My first observation is that I don't believe the numbers the seller is giving you. RV lots include all utilities (including electric) and the expense ratio is going to be at least 40%+ yet he's claiming 20%. And I'm pretty confident he's trying to include the park-owned home rental in that revenue number of $205,000 instead of only the lot rent.

So let's start the back-of-the-envelope calculation all over again. You have 12 mobile home lots and 28 RV lots. Assuming the lot rent on the mobile home lots is $300 per month (just guessing), that's an annual revenue of around $43,200. Assuming the RV lots rent for $400 per month including all utilities -- and assuming they're at 50% occupancy -- then that portion of the revenue is $67,200. So I'm guessing the real total revenue of this property is closer to $100,000 per year than it is $200,000 based on the standard industry practice of counting real property income only (no park owned homes).

If you then factor 40% expense ratio on this, you have a net income of around $60,000 per year, making the cap rate closer to 6% than it is 12%. And that does not work at all.

But all of this is simply based on guesses on my part -- I have no idea what the actual numbers are.

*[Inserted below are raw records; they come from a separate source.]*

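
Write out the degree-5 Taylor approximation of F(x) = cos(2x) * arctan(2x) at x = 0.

Write out both Maclaurin series and multiply, keeping only the needed powers.
[x^0] = 0;  [x^1] = 2;  [x^2] = 0;  [x^3] = -20/3;  [x^4] = 0;  [x^5] = 196/15.

196*x^5/15 - 20*x^3/3 + 2*x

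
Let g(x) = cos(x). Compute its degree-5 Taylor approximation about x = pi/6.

-(x - pi/6)^5/240 + sqrt(3)*(x - pi/6)^4/48 + (x - pi/6)^3/12 - sqrt(3)*(x - pi/6)^2/4 - (x - pi/6)/2 + sqrt(3)/2

[(x - pi/6)^0] = sqrt(3)/2;  [(x - pi/6)^1] = -1/2;  [(x - pi/6)^2] = -sqrt(3)/4;  [(x - pi/6)^3] = 1/12;  [(x - pi/6)^4] = sqrt(3)/48;  [(x - pi/6)^5] = -1/240.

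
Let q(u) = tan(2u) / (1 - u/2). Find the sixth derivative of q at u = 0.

Write out both Maclaurin series and multiply, keeping only the needed powers.
The coefficient of u^6 in the expansion is 607/240, so q^(6)(0) = 6! * (607/240) = 1821.

1821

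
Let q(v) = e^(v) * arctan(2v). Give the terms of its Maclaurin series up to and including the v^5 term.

103*v^5/20 - 7*v^4/3 - 5*v^3/3 + 2*v^2 + 2*v

Expand each factor separately, then convolve coefficients.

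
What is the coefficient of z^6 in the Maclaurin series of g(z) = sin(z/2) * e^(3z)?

Write out both Maclaurin series and multiply, keeping only the needed powers.
g(0) = 0
g′(0) = 1/2
g′′(0) = 3
g′′′(0) = 107/8
g^(4)(0) = 105/2
g^(5)(0) = 6121/32
g^(6)(0) = 7200*2^(116/459)*3^(113/459)*5^(2/153)*7^(245/459)/49

10*2^(116/459)*3^(113/459)*5^(2/153)*7^(245/459)/49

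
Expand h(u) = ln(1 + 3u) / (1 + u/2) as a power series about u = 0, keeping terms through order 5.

Take the Cauchy product of the two expansions.
h(0) = 0
h′(0) = 3
h′′(0) = -12
h′′′(0) = 72
h^(4)(0) = -630
h^(5)(0) = 7407

2469*u^5/40 - 105*u^4/4 + 12*u^3 - 6*u^2 + 3*u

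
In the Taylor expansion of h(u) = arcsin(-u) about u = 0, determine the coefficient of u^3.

h(0) = 0
h′(0) = -1
h′′(0) = 0
h′′′(0) = -1
So c_3 = h′′′(0)/3! = -1/6.

-1/6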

However, I do know a few things regardless of the actual numbers:

1) You can only count the LOT RENT on those mobile homes.

2) Expense ratios on both mobile home parks and RV parks are around 40% and NOT 20%.

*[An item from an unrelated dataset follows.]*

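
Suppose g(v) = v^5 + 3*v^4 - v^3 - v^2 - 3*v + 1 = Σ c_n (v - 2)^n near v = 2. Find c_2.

[(v - 2)^0] = 63;  [(v - 2)^1] = 157;  [(v - 2)^2] = 145.

145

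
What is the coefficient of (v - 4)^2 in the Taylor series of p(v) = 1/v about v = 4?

1/64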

3) On an RV park of this size -- assuming that all else is fine -- the prevailing cap rate is 2 points higher than a mobile home park and would have to be at least 10% or so to work for a lender.

4) Converting RV lots to mobile home lots is extremely difficult and costly as the lots are probably not big enough to hold a mobile home (so you may have to combine 2 RV lots or 4 RV lots for every single mobile home lot) and the electrical will never handle a 100 amp to 200 amp mobile home (so you'll have to totally re-wire that section of the park).

It sounds like you're life is going good with your current financial structure, so don't mess that up with a bad mobile home park buy. There are plenty of good deals out there, but I'm concerned that this may not be one of them.

Not trying to be a "deal killer" -- just trying to keep you out of trouble!